From Brixton to Tottenham, the inequality at the heart of the riots

On Thursday evening, Mark Duggan was shot dead by police officers in Tottenham. The IPCC immediately announced they would investigate; unusual for an organisation known for its inefficiency and regular failures to get to the truth. The media were told that a non-police issue firearm had been recovered from the scene, and that one of the police officers had been injured. Later reports revealed a bullet found lodged in a police radio. The obvious conclusions were drawn.

Now, we know that it was a police bullet lodged in the radio. Presumably, “friendly fire”. The recovered firearm was in a sock. Mark Duggan didn’t fire a single shot. Another man executed at the hands of the police, and more lies and disinformation from the IPCC.

On Saturday night, I was eating dinner at a friend’s house when news of clashes with police in Tottenham filtered through. Twitter was our main news source, and phone calls confirmed that riot police were being deployed in the area. Earlier that evening, the family of Mr. Duggan and local residents had protested outside Tottenham police station. Two days had passed, and they had recieved no explanation for his death. In similar fashion, their demonstration and demands for answers were ignored.

More people gathered, and frustration grew. Days earlier, Haringey council had announced the closing of eight out of the 13 youth clubs in the borough. Now, a man had been shot dead in the street, and no-one seemed to care.

The context we are told to ignore. These riots have nothing to do with the death of Mark Duggan. These riots have nothing to do with rising unemployment. These riots have nothing to do with the cuts to education and youth centres. Simply mindless violence, we are told.

As I arrived in Tottenham, I could see a huge fire at the other end of the main road. Police officers had cordoned off a large area, and were being occasionally pelted with bricks and bottles in side streets. For the most part, the police seemed happy to let fires burn, even when they drifted dangerously close to nearby homes. After all, this was Tottenham, not Westminster. We directed fire engines when they arrived. When questioned, a police officer told us he was “here to protect the police”, not local residents.

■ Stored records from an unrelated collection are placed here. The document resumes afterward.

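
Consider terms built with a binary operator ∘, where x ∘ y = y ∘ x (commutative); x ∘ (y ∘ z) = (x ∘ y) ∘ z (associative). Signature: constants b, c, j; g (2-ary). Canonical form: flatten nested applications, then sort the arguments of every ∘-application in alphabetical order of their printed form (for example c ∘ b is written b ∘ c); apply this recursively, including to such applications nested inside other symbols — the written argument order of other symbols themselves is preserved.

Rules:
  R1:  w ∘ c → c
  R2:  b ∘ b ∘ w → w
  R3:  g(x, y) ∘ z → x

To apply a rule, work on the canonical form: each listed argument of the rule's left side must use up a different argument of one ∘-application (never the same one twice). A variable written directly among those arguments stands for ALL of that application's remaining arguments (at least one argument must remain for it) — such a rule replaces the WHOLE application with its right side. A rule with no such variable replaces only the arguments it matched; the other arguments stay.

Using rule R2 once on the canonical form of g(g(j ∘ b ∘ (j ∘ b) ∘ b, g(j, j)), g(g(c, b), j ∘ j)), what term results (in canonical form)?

Canonical form:  g(g(b ∘ b ∘ b ∘ j ∘ j, g(j, j)), g(g(c, b), j ∘ j))
Apply R2:  consuming b, b;  w := b ∘ j ∘ j
Every leftover argument binds to the variable; the entire application is replaced.
Giving:  g(g(b ∘ j ∘ j, g(j, j)), g(g(c, b), j ∘ j))

Answer: g(g(b ∘ j ∘ j, g(j, j)), g(g(c, b), j ∘ j))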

As the night progressed, another police car was set alight. The attention of the crowd turned to looting, and as I drove away, I saw scores of people walking in and out of JD Sports, piles of clothes in their hand. Did I sympathise with the people who saw their homes or corner shops damaged, yes. Did I sympathise with JD Sports, no.

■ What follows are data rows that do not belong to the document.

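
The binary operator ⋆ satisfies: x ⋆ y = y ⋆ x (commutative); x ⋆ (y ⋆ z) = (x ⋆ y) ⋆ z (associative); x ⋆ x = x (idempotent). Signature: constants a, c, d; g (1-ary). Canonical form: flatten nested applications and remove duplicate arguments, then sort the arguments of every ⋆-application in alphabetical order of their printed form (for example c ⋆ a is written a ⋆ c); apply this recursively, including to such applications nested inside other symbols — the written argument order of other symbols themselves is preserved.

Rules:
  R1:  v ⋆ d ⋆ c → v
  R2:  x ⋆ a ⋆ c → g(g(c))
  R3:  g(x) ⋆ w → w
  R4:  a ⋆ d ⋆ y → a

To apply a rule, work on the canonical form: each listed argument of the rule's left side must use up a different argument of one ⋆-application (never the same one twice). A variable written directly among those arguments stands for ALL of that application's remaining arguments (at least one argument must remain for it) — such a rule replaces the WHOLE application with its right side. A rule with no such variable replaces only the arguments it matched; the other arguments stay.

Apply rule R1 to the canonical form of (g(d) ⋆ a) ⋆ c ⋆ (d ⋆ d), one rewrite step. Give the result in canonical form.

Answer: a ⋆ g(d)

Derivation:
Canonical form:  a ⋆ c ⋆ d ⋆ g(d)
Match R1:  consume c, d;  v := a ⋆ g(d)
The extension variable absorbs all remaining arguments, so the whole application is rewritten.
Giving:  a ⋆ g(d)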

If it is a question of where my solidarity lies, and the options are M&S and Footlocker versus young people in the streets, then there is only one answer. The following evening, Brixton erupted in similar disturbances. Footlocker, which is located roughly 150 metres away from Brixton police station, was the first to be raided. For the first 25 minutes of looting, the police chose not to respond.

When they finally did, people were not kettled, as in the student demonstrations, but simply forced further down the High Street as looting continued. M&S, Vodafone, H&M and McDonalds all had their windows smashed. I recieved a torrent of abuse online for expressing support for the riots. The same abuse I expect Martin Luther King recieved for saying “A riot is the language of the unheard”. The same abuse I expect Bob Marley recieved for singing “That’s why we gonna be burning and looting tonight…” Sorry, but my solidarity does not lie with corporations making millions and their fully-insured smashed windows, it lies with human beings who lose their lives and their families. Nor, for that matter, does it lie with the politicians, now so quick to condemn the riots, who sent the British army to burn and loot in Afghanistan and Iraq.

Further down Effra Road, crowds began to pour into Currys. Riot police with weapons attempted to push people away from the Tulse Hill end of Effra Road, but were forced to retreat towards Brixton under a hail of paving stones. Three polices vans sped away. For over an hour, a constant stream of plasma screens and other electronic goods were carried out of Currys. There was nothing the police on could do.

However, if they want the rioting to stop, there is something extremely simple the police could do. Stop killing people.

Whilst many seek to pin the blame on the inevitable result of decades of oppression in under-privileged communities, the causes of the riots are swept under the rugs looted from Carpet Right. Inequality is at the heart of this. As long as the police see themselves as above the law, young people will take it into their own hands.

On Effra Road, a police helicopter flew so low overhead that I could feel the shaking on the ground. I saw it filming the crowds as people hauled goods out of Currys. Young people without the foresight to cover their faces, and a crackdown is sure to follow. More arrests, more stop and searches, more targeting of ethnic minorities, and the looting will be the excuse.

For this uprising to continue in an effective manner, organisation is needed. Random looting is not going to overcome police injustice. But until then, the language of the unheard will continue to be spoken.